I would first like to draw your attention to a very interesting fact. Has anybody noticed how, in India, the ugliest of men always end up getting the most gorgeous wives? Always always… are these guys lucky or what?

Very interesting phenomenon… it’s true… you don’t even have to look hard, it’s staring you in the face all the time… More often than not your next door aunty is pretty decent looking as compared to the huband she’s stuck with. What do we blame this imbalance on? Is it that our women are just out-of-this-world-ly beautiful… not particularly…more like our men are just way way ugly…or worse…un groomed

What is it about men,particularly Indian men, that makes them want to be…umm how do I put it kindly… gross? 

Let’s look at the average Indian male closely.

Hairy chest is in…as is hair forming cute tufts inside the ears but little shocks of hair straight out of your nostrils really is the fad these days. And girls are crazy about that thing indian men do… where they combine dull grey pants with duller brown formal shirts or ooooh wait better… combine yellow pants with lime green t-shrits….

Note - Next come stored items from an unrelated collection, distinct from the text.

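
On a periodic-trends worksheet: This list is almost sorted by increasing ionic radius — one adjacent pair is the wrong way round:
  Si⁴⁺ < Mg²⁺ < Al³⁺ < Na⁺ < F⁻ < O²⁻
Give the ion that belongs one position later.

Mg²⁺

Compare adjacent ions: both have 10 electrons but Z(Al)=13 > Z(Mg)=12, so Al³⁺ should be the smaller of the two — yet in this increasing list Mg²⁺ sits before Al³⁺. Nothing else is reversed, so Mg²⁺ should move one place to the right.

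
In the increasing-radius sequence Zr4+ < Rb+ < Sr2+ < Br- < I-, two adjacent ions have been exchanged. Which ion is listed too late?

The pair Rb+, Sr2+ is the wrong way round — Sr2+ and Rb+ share 36 electrons; the higher nuclear charge on Sr (Z=38) contracts it more, so Sr2+ < Rb+. All other adjacent pairs agree with periodic trends, so Sr2+ is the misplaced ion.

Sr2+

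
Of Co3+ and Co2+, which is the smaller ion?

These are all Co ions. Removing more electrons (higher positive charge) pulls the remaining electrons in closer, so Co3+ is smallest and Co2+ is largest.

Co3+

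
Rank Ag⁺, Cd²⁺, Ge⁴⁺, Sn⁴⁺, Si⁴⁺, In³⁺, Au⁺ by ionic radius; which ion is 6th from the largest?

Ge⁴⁺

Tabulating Z and e⁻: Si⁴⁺ has 10 e⁻ (Z=14), Ge⁴⁺ has 28 e⁻ (Z=32), Sn⁴⁺ has 46 e⁻ (Z=50), In³⁺ has 46 e⁻ (Z=49), Cd²⁺ has 46 e⁻ (Z=48), Ag⁺ has 46 e⁻ (Z=47), Au⁺ has 78 e⁻ (Z=79). Si⁴⁺ < Ge⁴⁺ (same group, period 3 vs 4); Ge⁴⁺ < Sn⁴⁺ (same group, 1 shell fewer); Sn⁴⁺ < In³⁺ (isoelectronic, higher Z=50 is smaller); In³⁺ < Cd²⁺ (both 46 e⁻, Z=49>48); Cd²⁺ < Ag⁺ (isoelectronic, higher Z=48 is smaller); Ag⁺ < Au⁺ (same group, 1 shell fewer).
Ordering: Si⁴⁺ < Ge⁴⁺ < Sn⁴⁺ < In³⁺ < Cd²⁺ < Ag⁺ < Au⁺. The 6th largest is Ge⁴⁺.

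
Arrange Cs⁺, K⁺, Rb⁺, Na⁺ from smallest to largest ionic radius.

These ions sit in one column with identical charge. Each step down the periodic table adds a principal shell, increasing the radius.

Na⁺ < K⁺ < Rb⁺ < Cs⁺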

Men here take infinite pleasure in growing their nails about a foot long and applying the most hideous shade of orange nail polish. Sausage like fingers bound by some 5 or 6 thick gold rings is so heart-breakingly cute. And yes, hair dripping with coconut oil is a huge thing with girls these days… why else are all the guys adopting the look?

And yes, yes, me and you both agree, scratching armpits and other unmentionable places is actually a reflex and there’s nothing anybody can do about it. Ofcourse,you also can’t control the urge to use the roadside as your own portable toilet… absolutely understandable.

Oh!oh! look, mommy…. I like that one.. can we give him a good wash and get him ready for me??!